One possibility you have (say) 8.49 in a cell and are formatted to show 1
decimal place. Excel will display 8.5 but the real value remains as 8.49.

If we round this

=round(a1,0)

Excel worls on the 'real' value of 8.49 and round down to 8
--
Mike

When competing hypotheses are otherwise equal, adopt the hypothesis that
introduces the fewest assumptions while still sufficiently answering the
question.
 
The formula refers to two other cells (e.g., N2+K2/2) which have formula of
their own (e.g., =M26/$M$10) which aer looking at another cell which has a
formula (e.g., =SUM(D26:L26)), and ultimately returns with an answer of 84.5
- which the system rounds to 84 -

I even tried having the system round to the nearest whole number - and it
still rounded to 84 - and unless my elementary school teachers were wrong,
84.5 should round up to 85 not down to 84.

Any additional suggestions?
 
school girl said:
unless my elementary school teachers were wrong,
84.5 should round up to 85 not down to 84.

No need to get snippy. Your school teachers were not wrong.
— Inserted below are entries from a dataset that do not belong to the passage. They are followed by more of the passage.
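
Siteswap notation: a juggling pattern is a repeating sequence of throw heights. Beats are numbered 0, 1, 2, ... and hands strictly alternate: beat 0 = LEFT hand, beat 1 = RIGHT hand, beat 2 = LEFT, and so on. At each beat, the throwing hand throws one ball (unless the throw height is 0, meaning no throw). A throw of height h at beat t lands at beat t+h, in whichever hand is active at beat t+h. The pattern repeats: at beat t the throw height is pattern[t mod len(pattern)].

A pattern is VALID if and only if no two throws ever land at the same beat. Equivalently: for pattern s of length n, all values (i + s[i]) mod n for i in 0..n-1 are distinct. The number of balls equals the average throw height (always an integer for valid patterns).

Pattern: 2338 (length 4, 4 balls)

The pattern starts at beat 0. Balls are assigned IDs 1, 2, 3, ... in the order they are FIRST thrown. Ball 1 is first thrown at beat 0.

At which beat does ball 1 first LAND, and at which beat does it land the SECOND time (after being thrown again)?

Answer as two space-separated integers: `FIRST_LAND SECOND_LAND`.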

You are wrong
in the way that you are looking at the numbers.

The point that Mike tried to make is: "what you see is NOT what you have".

The formula refers to two other cells (e.g., N2+K2/2) [....]
and ultimately returns with an answer of 84.5
- which the system rounds to 84

It only __appears__ to be 84.5. Format the cell as Number with 13 decimal
places. It will likely show a different number, as large as
84.4999999999999. That is why ROUND(N2+K2/2,0) is not 85.

(If you see 84.5000000000000, there are ways to explain what is going on.
But the explanation is considerably more involved.)

The following work-around should match your expectation:

=ROUND(ROUND(N2+K2/2,1),0)

There might be better things to do in the long-run. But you do not provide
enough details to offer specific guidance.